Will public transport agenda hit tax revenue?

KUALA LUMPUR: Public transportation has long been at the crux of the government’s agenda to improve its people’s livelihoods. With rising traffic congestion and frequent toll charges affecting productivity and eating into people’s incomes, the government has come under pressure to address such issues.

Various initiatives have been put in place, including the recently launched National Transport Policy 2019-2030, aimed primarily at strengthening the infrastructure of public transport and making it the preferred option among the people.

While the narrative to push for greater public transport usage has been firmly rooted in government policy, the question arises as to how such investments into providing greater access to these facilities will benefit the government’s coffers.

In particular, will pushing for the public transport agenda, with the aim of reducing private vehicles on the road, have any impact on the government’s tax collection?

According to the finance ministry’s Economic Report 2019/20, tax collection from commodities continues to be on an upward trend, with motor vehicles, trailers and the semi-trailers sector contributing the most.

The sector generated RM13.16 billion in tax revenue in 2015, which was 24.9% of the total RM52.9 billion collected from commodities.

Though tax collection for 2020 is expected to be higher, would there be any impact to this should there be a drop in the tax portion from vehicles resulting from less cars on the road? Economists contacted by The Edge Financial Daily had differing opinions on the matter.

Sunway University Business School economics professor Dr Yeah Kim Leng dismissed the concern, and called for a better balance of oil consumption.

“Malaysia is currently a net importer of oil. It means we consume more than we export. If we can reduce consumption of oil or balance it out to exports, then this will be more positive on government revenue, as government can then focus on boosting exports,” he said.

He disagreed that there was a need to be concerned with taxes from motor vehicles potentially dropping with rising public transport usage. A drop in these taxes would not significantly offset gains in terms of government revenue, he said.

“Car sales may drop in the future, but this would not have a material impact. It would slow down growth [of car sales] but would not be so impactful on government revenue.

“If you look at net oil importer countries such as Singapore, they emphasise on efficient public transport systems and still do well,” he pointed out.

Yeah emphasised on the need to reduce dependence on oil consumption, which would be more sustainable for government revenue and would make the country less vulnerable to oil shocks in the future.

MIDF Research head of research Mohd Redza Abdul Rahman concurred with this perspective, and said the issue should be looked at holistically.
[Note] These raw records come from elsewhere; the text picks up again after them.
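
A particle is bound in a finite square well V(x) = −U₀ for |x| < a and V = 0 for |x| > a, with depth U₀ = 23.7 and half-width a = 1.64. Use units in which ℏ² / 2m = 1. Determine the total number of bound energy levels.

N = 6

The dimensionless depth is z₀ = a√(2mU₀)/ℏ = 1.64 × √(23.70) = 7.984.
The even/odd transcendental equations gain one root per π/2 in z₀, giving N = 1 + ⌊2z₀/π⌋ = 1 + ⌊5.083⌋ = 6.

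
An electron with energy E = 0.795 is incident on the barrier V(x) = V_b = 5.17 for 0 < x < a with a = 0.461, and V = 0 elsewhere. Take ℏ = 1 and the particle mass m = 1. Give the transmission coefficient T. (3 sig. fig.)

T = 0.135

E < V_b: inside the barrier ψ ∝ e^{±κx} with κ = √(2m(V_b − E))/ℏ = 2.958.
κa = 1.364, sinh(κa) = 1.827.
Matching ψ, ψ′ at both faces gives T = [1 + V_b² sinh²(κa) / (4E(V_b − E))]⁻¹ = 1/7.415 = 0.135.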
“Less usage of petrol can be looked at positively considering the subsidy portion for fuel. With less usage, more can be obtained by the government from petroleum revenues (from what we produced) or less imports (for local usage),” he said.
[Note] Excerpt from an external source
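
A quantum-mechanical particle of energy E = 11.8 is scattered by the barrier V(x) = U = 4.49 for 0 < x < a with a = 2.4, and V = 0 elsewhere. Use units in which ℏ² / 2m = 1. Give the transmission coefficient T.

E > U: inside the barrier k₂ = √(2m(E − U))/ℏ = 2.704, k₂a = 6.489.
Matching at both interfaces gives T⁻¹ = 1 + U² sin²(k₂a) / [4E(E − U)] = 1.002, hence T = 0.998.

T = 0.998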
Institute for Democracy and Economic Affairs research manager Lau Zheng Zhou said public policies have to be consistent to send the right signals to induce behavioral change among the people.

“Right now, our policy on transportation is rather inconsistent as on one hand we are acquiring tollways in an effort to reduce toll charges, continuing with petrol subsidy, and potentially to increase sales for national cars (reduce cost of road usage), while on the other we are pushing to increase modal share for rail. So, do we want to keep people on or off the road?” he said.

Lau noted that Malaysia has one of the highest car ownership rates in the region. With this, along with a lower cost structure on imported cars and autoparts due to the Asean free trade agreements, demand for cars will likely increase.

“So, government will still generate healthy tax revenue from car sales on the back of strong demand for passenger vehicles.

“The bigger problem is, the government’s investment and subsidy on public transportation may not generate the intended result of moving more people off road, given low ridership of around 20%. This sub-optimal use of public transportation is tantamount to waste of public funds. So, the government’s policy must be consistent in a way that discourages road usage, and get people to switch to rail,” he said.

Lau went on to say that if public transportation ridership can increase (because of falling road usage), the indirect benefit on productivity and reduced carbon emission may constitute larger socio-economic gains.

Economist professor Dr Jomo Kwame Sundaram also recently expressed his views on this matter, urging the government to subsidise public transportation instead of giving fuel subsidies as this would help the masses reliant on the former.

“Who uses more fuel? Car owners. The bottom 20% [income group] has no cars, not even motorcycles. They depend on public transport,” Jomo told the media, adding that the government should think about subsidising public transportation for the bottom 70% and think less about the top 30%.

According to Penang Institute executive director Datuk Dr Ooi Kee Beng, treating transport issues as a serious fiscal problem in itself is to take a narrow view of what an efficient and forward-looking national budget can accomplish in terms of urban livability.

“Surely, a government whose income depends to a critical level on taxing travel is thinking of itself as highway patrolmen and not nation builders whose job is to raise the quality of life of its citizens.

“A developed society is one where the wealthy take public transport. One must also consider the loss of lives on the roads due to congestion, the clash between different forms of transport which ends in motorcyclists, often used by the poorer classes, being [the] victims,” he said.